Introduction

This blog contains regular postings relating to the Traditional Latin Liturgy of the Roman Catholic Church. It includes regular commentary on the saints days and the liturgical cycle, with brief background and extracts from the liturgy both in Latin and English. Much of the material has been extracted from the 'St Andrew's Daily Missal', Dom Gueranger's 'Liturgical Year', or similar sources.

Related website: http://www.liturgialatina.org/





Wednesday, 10 February 2016

10th February, St Scholastica, Virgin

St Scholastica, Virgin

St. Scholastica, the twin sister of St. Benedict, was born at Nursia in Italy, in 480. It was a unique event in the annals of the Church, that brother and sister should have founded the two branches of an Order still full of vitality after an existence of fourteen centuries.

A scholar, as her name implies, of the Patriarch of the Monks of the West, from her earliest childhood she attended the school 'of his virtues, for she saw in him Christ' whose Spouse she was (Epistle).

The divine Spouse who was about to call her unto Him (Gospel), miraculously granted the prayer of his well-beloved. Benedict, a faithful observer of monastic discipline, had refused to continue the spiritual conversation which each year he granted his sister in a dependency of the abbey. Scholastica, leaning with her elbows on the table and holding her forehead in her hands, began to shed tears. lmmediately a violent storm burst forth and rain fell in torrents. Benedict understood that God sanctioned the brotherly love which had united them all their lives, and passed the whole night conversing with his sister about the joys of heaven. Three days later (543), while at prayer, before the night office, he saw the innocent soul of St. Scholastica ascend to heaven in the shape of a dove (Collect). Her body was placed at Monte-Cassino in the tomb her brother had prepared for himself, in which he was also placed a few weeks later. "Thus It happened," writes St. Gregory, "that one tomb united the bodies of those whose souls had always been intimately united in God."

Let us ask "God who received into heaven the soul of the blessed virgin Scholastica in the shape of a dove to show us the way of innocence, to grant us by her merits and prayers to live so innocently that we may deserve to attain eternal joys" (Collect).
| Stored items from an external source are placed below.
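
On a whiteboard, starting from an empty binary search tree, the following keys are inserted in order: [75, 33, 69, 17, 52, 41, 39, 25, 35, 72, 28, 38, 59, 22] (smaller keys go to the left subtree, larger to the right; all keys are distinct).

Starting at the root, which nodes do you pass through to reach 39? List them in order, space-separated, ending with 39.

75 33 69 52 41 39

75: root
33: left child of 75 (depth 1)
69: right child of 33 (depth 2)
17: left child of 33 (depth 2)
52: left child of 69 (depth 3)
41: left child of 52 (depth 4)
39: left child of 41 (depth 5)
25: right child of 17 (depth 3)
35: left child of 39 (depth 6)
72: right child of 69 (depth 3)
28: right child of 25 (depth 4)
38: right child of 35 (depth 7)
59: right child of 52 (depth 4)
22: left child of 25 (depth 4)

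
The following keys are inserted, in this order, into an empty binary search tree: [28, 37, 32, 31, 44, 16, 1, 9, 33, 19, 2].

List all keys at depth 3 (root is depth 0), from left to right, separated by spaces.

Insert 28: tree is empty, so 28 becomes the root.
Insert 37: 37 > 28 → go right. Place as right child of 28.
Insert 32: 32 > 28 → go right; 32 < 37 → go left. Place as left child of 37.
Insert 31: 31 > 28 → go right; 31 < 37 → go left; 31 < 32 → go left. Place as left child of 32.
Insert 44: 44 > 28 → go right; 44 > 37 → go right. Place as right child of 37.
Insert 16: 16 < 28 → go left. Place as left child of 28.
Insert 1: 1 < 28 → go left; 1 < 16 → go left. Place as left child of 16.
Insert 9: 9 < 28 → go left; 9 < 16 → go left; 9 > 1 → go right. Place as right child of 1.
Insert 33: 33 > 28 → go right; 33 < 37 → go left; 33 > 32 → go right. Place as right child of 32.
Insert 19: 19 < 28 → go left; 19 > 16 → go right. Place as right child of 16.
Insert 2: 2 < 28 → go left; 2 < 16 → go left; 2 > 1 → go right; 2 < 9 → go left. Place as left child of 9.

9 31 33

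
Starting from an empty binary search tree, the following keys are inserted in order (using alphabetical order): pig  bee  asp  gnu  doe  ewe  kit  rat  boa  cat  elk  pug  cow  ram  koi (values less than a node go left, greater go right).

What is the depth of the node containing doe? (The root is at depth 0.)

3

Resulting structure (node: left, right):
  pig: L=bee, R=rat
  bee: L=asp, R=gnu
  asp: L=–, R=–
  gnu: L=doe, R=kit
  doe: L=boa, R=ewe
  ewe: L=elk, R=–
  kit: L=–, R=koi
  rat: L=pug, R=–
  boa: L=–, R=cat
  cat: L=–, R=cow
  elk: L=–, R=–
  pug: L=–, R=ram
  cow: L=–, R=–
  ram: L=–, R=–
  koi: L=–, R=–

Path to doe: pig → bee → gnu → doe, which is 3 edges.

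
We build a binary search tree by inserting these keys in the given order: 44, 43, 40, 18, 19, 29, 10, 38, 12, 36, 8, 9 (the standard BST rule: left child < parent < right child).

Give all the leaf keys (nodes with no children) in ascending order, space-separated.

44: root
43: left child of 44 (depth 1)
40: left child of 43 (depth 2)
18: left child of 40 (depth 3)
19: right child of 18 (depth 4)
29: right child of 19 (depth 5)
10: left child of 18 (depth 4)
38: right child of 29 (depth 6)
12: right child of 10 (depth 5)
36: left child of 38 (depth 7)
8: left child of 10 (depth 5)
9: right child of 8 (depth 6)

9 12 36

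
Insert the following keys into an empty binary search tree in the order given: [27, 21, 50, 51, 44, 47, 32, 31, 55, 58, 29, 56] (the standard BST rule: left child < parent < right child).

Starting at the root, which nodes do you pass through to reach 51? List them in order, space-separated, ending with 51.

Insert 27: tree is empty, so 27 becomes the root.
Insert 21: 21 < 27 → go left. Place as left child of 27.
Insert 50: 50 > 27 → go right. Place as right child of 27.
Insert 51: 51 > 27 → go right; 51 > 50 → go right. Place as right child of 50.
Insert 44: 44 > 27 → go right; 44 < 50 → go left. Place as left child of 50.
Insert 47: 47 > 27 → go right; 47 < 50 → go left; 47 > 44 → go right. Place as right child of 44.
Insert 32: 32 > 27 → go right; 32 < 50 → go left; 32 < 44 → go left. Place as left child of 44.
Insert 31: 31 > 27 → go right; 31 < 50 → go left; 31 < 44 → go left; 31 < 32 → go left. Place as left child of 32.
Insert 55: 55 > 27 → go right; 55 > 50 → go right; 55 > 51 → go right. Place as right child of 51.
Insert 58: 58 > 27 → go right; 58 > 50 → go right; 58 > 51 → go right; 58 > 55 → go right. Place as right child of 55.
Insert 29: 29 > 27 → go right; 29 < 50 → go left; 29 < 44 → go left; 29 < 32 → go left; 29 < 31 → go left. Place as left child of 31.
Insert 56: 56 > 27 → go right; 56 > 50 → go right; 56 > 51 → go right; 56 > 55 → go right; 56 < 58 → go left. Place as left child of 58.

27 50 51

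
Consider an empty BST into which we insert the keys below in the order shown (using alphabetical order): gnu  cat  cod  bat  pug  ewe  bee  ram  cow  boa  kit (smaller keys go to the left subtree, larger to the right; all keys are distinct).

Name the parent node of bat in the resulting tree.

cat

gnu: root
cat: left child of gnu (depth 1)
cod: right child of cat (depth 2)
bat: left child of cat (depth 2)
pug: right child of gnu (depth 1)
ewe: right child of cod (depth 3)
bee: right child of bat (depth 3)
ram: right child of pug (depth 2)
cow: left child of ewe (depth 4)
boa: right child of bee (depth 4)
kit: left child of pug (depth 2)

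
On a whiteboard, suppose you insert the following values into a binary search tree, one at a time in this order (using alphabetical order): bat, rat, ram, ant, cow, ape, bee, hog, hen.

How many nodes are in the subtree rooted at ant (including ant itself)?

2

Insert bat: tree is empty, so bat becomes the root.
Insert rat: rat > bat → go right. Place as right child of bat.
Insert ram: ram > bat → go right; ram < rat → go left. Place as left child of rat.
Insert ant: ant < bat → go left. Place as left child of bat.
Insert cow: cow > bat → go right; cow < rat → go left; cow < ram → go left. Place as left child of ram.
Insert ape: ape < bat → go left; ape > ant → go right. Place as right child of ant.
Insert bee: bee > bat → go right; bee < rat → go left; bee < ram → go left; bee < cow → go left. Place as left child of cow.
Insert hog: hog > bat → go right; hog < rat → go left; hog < ram → go left; hog > cow → go right. Place as right child of cow.
Insert hen: hen > bat → go right; hen < rat → go left; hen < ram → go left; hen > cow → go right; hen < hog → go left. Place as left child of hog.

Subtree rooted at ant contains: ant, ape — 2 nodes.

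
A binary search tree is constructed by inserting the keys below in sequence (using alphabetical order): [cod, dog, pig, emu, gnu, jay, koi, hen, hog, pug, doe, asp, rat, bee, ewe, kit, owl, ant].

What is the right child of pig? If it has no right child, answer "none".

pug

cod: root
dog: right child of cod (depth 1)
pig: right child of dog (depth 2)
emu: left child of pig (depth 3)
gnu: right child of emu (depth 4)
jay: right child of gnu (depth 5)
koi: right child of jay (depth 6)
hen: left child of jay (depth 6)
hog: right child of hen (depth 7)
pug: right child of pig (depth 3)
doe: left child of dog (depth 2)
asp: left child of cod (depth 1)
rat: right child of pug (depth 4)
bee: right child of asp (depth 2)
ewe: left child of gnu (depth 5)
kit: left child of koi (depth 7)
owl: right child of koi (depth 7)
ant: left child of asp (depth 2)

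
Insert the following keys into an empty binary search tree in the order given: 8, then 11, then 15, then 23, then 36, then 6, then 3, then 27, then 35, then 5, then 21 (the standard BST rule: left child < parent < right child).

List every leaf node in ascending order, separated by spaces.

5 21 35

Resulting structure (node: left, right):
  8: L=6, R=11
  11: L=–, R=15
  15: L=–, R=23
  23: L=21, R=36
  36: L=27, R=–
  6: L=3, R=–
  3: L=–, R=5
  27: L=–, R=35
  35: L=–, R=–
  5: L=–, R=–
  21: L=–, R=–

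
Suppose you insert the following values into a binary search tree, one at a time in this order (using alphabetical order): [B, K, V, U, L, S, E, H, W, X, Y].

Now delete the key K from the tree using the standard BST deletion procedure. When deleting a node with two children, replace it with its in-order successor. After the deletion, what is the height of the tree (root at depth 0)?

Insert B: tree is empty, so B becomes the root.
Insert K: K > B → go right. Place as right child of B.
Insert V: V > B → go right; V > K → go right. Place as right child of K.
Insert U: U > B → go right; U > K → go right; U < V → go left. Place as left child of V.
Insert L: L > B → go right; L > K → go right; L < V → go left; L < U → go left. Place as left child of U.
Insert S: S > B → go right; S > K → go right; S < V → go left; S < U → go left; S > L → go right. Place as right child of L.
Insert E: E > B → go right; E < K → go left. Place as left child of K.
Insert H: H > B → go right; H < K → go left; H > E → go right. Place as right child of E.
Insert W: W > B → go right; W > K → go right; W > V → go right. Place as right child of V.
Insert X: X > B → go right; X > K → go right; X > V → go right; X > W → go right. Place as right child of W.
Insert Y: Y > B → go right; Y > K → go right; Y > V → go right; Y > W → go right; Y > X → go right. Place as right child of X.

Delete K (two children — replace with in-order successor).
After deletion, deepest node is Y at depth 5.

5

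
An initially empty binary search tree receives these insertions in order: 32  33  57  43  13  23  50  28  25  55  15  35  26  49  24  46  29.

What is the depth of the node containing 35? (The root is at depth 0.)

Resulting structure (node: left, right):
  32: L=13, R=33
  33: L=–, R=57
  57: L=43, R=–
  43: L=35, R=50
  13: L=–, R=23
  23: L=15, R=28
  50: L=49, R=55
  28: L=25, R=29
  25: L=24, R=26
  55: L=–, R=–
  15: L=–, R=–
  35: L=–, R=–
  26: L=–, R=–
  49: L=46, R=–
  24: L=–, R=–
  46: L=–, R=–
  29: L=–, R=–

Path to 35: 32 → 33 → 57 → 43 → 35, which is 4 edges.

4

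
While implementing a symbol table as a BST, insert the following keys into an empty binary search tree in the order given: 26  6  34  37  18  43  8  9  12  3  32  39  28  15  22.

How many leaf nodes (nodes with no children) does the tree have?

26: root
6: left child of 26 (depth 1)
34: right child of 26 (depth 1)
37: right child of 34 (depth 2)
18: right child of 6 (depth 2)
43: right child of 37 (depth 3)
8: left child of 18 (depth 3)
9: right child of 8 (depth 4)
12: right child of 9 (depth 5)
3: left child of 6 (depth 2)
32: left child of 34 (depth 2)
39: left child of 43 (depth 4)
28: left child of 32 (depth 3)
15: right child of 12 (depth 6)
22: right child of 18 (depth 3)

Leaves: 3, 15, 22, 28, 39 — 5 in total.

5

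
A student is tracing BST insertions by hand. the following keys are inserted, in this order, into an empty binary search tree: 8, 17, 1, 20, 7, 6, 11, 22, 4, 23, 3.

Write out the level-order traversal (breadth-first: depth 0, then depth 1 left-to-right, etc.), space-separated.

8: root
17: right child of 8 (depth 1)
1: left child of 8 (depth 1)
20: right child of 17 (depth 2)
7: right child of 1 (depth 2)
6: left child of 7 (depth 3)
11: left child of 17 (depth 2)
22: right child of 20 (depth 3)
4: left child of 6 (depth 4)
23: right child of 22 (depth 4)
3: left child of 4 (depth 5)

8 1 17 7 11 20 6 22 4 23 3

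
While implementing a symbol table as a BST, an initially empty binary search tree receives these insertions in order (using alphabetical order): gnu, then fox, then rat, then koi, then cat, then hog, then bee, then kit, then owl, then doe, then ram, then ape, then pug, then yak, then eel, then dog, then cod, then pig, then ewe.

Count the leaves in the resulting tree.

7

Resulting structure (node: left, right):
  gnu: L=fox, R=rat
  fox: L=cat, R=–
  rat: L=koi, R=yak
  koi: L=hog, R=owl
  cat: L=bee, R=doe
  hog: L=–, R=kit
  bee: L=ape, R=–
  kit: L=–, R=–
  owl: L=–, R=ram
  doe: L=cod, R=eel
  ram: L=pug, R=–
  ape: L=–, R=–
  pug: L=pig, R=–
  yak: L=–, R=–
  eel: L=dog, R=ewe
  dog: L=–, R=–
  cod: L=–, R=–
  pig: L=–, R=–
  ewe: L=–, R=–

Leaves: ape, cod, dog, ewe, kit, pig, yak — 7 in total.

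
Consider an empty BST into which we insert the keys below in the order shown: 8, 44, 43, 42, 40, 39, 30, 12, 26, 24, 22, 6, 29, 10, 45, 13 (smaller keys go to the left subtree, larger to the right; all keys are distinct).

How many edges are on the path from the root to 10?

8

Resulting structure (node: left, right):
  8: L=6, R=44
  44: L=43, R=45
  43: L=42, R=–
  42: L=40, R=–
  40: L=39, R=–
  39: L=30, R=–
  30: L=12, R=–
  12: L=10, R=26
  26: L=24, R=29
  24: L=22, R=–
  22: L=13, R=–
  6: L=–, R=–
  29: L=–, R=–
  10: L=–, R=–
  45: L=–, R=–
  13: L=–, R=–

Path to 10: 8 → 44 → 43 → 42 → 40 → 39 → 30 → 12 → 10, which is 8 edges.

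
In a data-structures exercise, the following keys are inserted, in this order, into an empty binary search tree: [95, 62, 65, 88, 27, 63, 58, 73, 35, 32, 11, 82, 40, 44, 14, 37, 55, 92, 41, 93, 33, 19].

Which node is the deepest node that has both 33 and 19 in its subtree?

95: root
62: left child of 95 (depth 1)
65: right child of 62 (depth 2)
88: right child of 65 (depth 3)
27: left child of 62 (depth 2)
63: left child of 65 (depth 3)
58: right child of 27 (depth 3)
73: left child of 88 (depth 4)
35: left child of 58 (depth 4)
32: left child of 35 (depth 5)
11: left child of 27 (depth 3)
82: right child of 73 (depth 5)
40: right child of 35 (depth 5)
44: right child of 40 (depth 6)
14: right child of 11 (depth 4)
37: left child of 40 (depth 6)
55: right child of 44 (depth 7)
92: right child of 88 (depth 4)
41: left child of 44 (depth 7)
93: right child of 92 (depth 5)
33: right child of 32 (depth 6)
19: right child of 14 (depth 5)

Path to 33: 95 → 62 → 27 → 58 → 35 → 32 → 33
Path to 19: 95 → 62 → 27 → 11 → 14 → 19
The paths share a prefix ending at 27, then split left and right.

27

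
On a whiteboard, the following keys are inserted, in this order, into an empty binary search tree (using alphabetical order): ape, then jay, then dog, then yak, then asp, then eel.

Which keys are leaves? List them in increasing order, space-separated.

Insert ape: tree is empty, so ape becomes the root.
Insert jay: jay > ape → go right. Place as right child of ape.
Insert dog: dog > ape → go right; dog < jay → go left. Place as left child of jay.
Insert yak: yak > ape → go right; yak > jay → go right. Place as right child of jay.
Insert asp: asp > ape → go right; asp < jay → go left; asp < dog → go left. Place as left child of dog.
Insert eel: eel > ape → go right; eel < jay → go left; eel > dog → go right. Place as right child of dog.

asp eel yak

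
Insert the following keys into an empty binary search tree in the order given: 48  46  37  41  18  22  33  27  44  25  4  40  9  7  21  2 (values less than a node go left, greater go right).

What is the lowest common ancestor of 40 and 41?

41

48: root
46: left child of 48 (depth 1)
37: left child of 46 (depth 2)
41: right child of 37 (depth 3)
18: left child of 37 (depth 3)
22: right child of 18 (depth 4)
33: right child of 22 (depth 5)
27: left child of 33 (depth 6)
44: right child of 41 (depth 4)
25: left child of 27 (depth 7)
4: left child of 18 (depth 4)
40: left child of 41 (depth 4)
9: right child of 4 (depth 5)
7: left child of 9 (depth 6)
21: left child of 22 (depth 5)
2: left child of 4 (depth 5)

Path to 40: 48 → 46 → 37 → 41 → 40
Path to 41: 48 → 46 → 37 → 41
41 lies on both paths and is an ancestor of the other node.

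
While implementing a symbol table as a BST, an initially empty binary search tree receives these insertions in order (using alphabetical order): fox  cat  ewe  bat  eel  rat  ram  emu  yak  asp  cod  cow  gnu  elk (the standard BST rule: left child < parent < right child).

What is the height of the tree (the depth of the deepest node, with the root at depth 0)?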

Dilexisti justitiam, et odisti iniquitatem: properea unxit te Deus, Deus tuus, oleo laetitiae prae consortibus tuis. * Eructavit cor meum verbum bonum: dico ego opera mea Regi.
Thou hast loved justice and hated iniquity: therefore God, thy God, hath anointed thee with the oil of gladness above thy fellows. * My heart hath uttered a good word: I speak my works to the King.
(Psalm 44:8,2 from the Introit of Mass)

Deus, qui animam beatae Virginis tuae Scholasticae ad ostendendam innocentiae viam in columbae specie caelum penetrare fecisti: da nobis ejus meritis et precibus ita innocenter vivere, ut ad aeterna mereamur gaudia pervenire.
O God, who didst cause the soul of the blessed virgin Scholastica to enter heaven in the form of a dove, to show us the way of innocence, grant, by her prayers and merits, that we may live in such innocence, as to deserve to attain eternal joys.
(Collect)

O quam praeclara sunt merita beatae Scholasticae! O quanta virtus lacrimarum, per quas inclyta Virgo aeris serenitatem ad pluviae traxit inundationem.
O how excellent are the merits of blessed Scholastica! O what strength in those tears, through which the unsullied Virgin compelled the serenity of the sky to send an torrent of rain.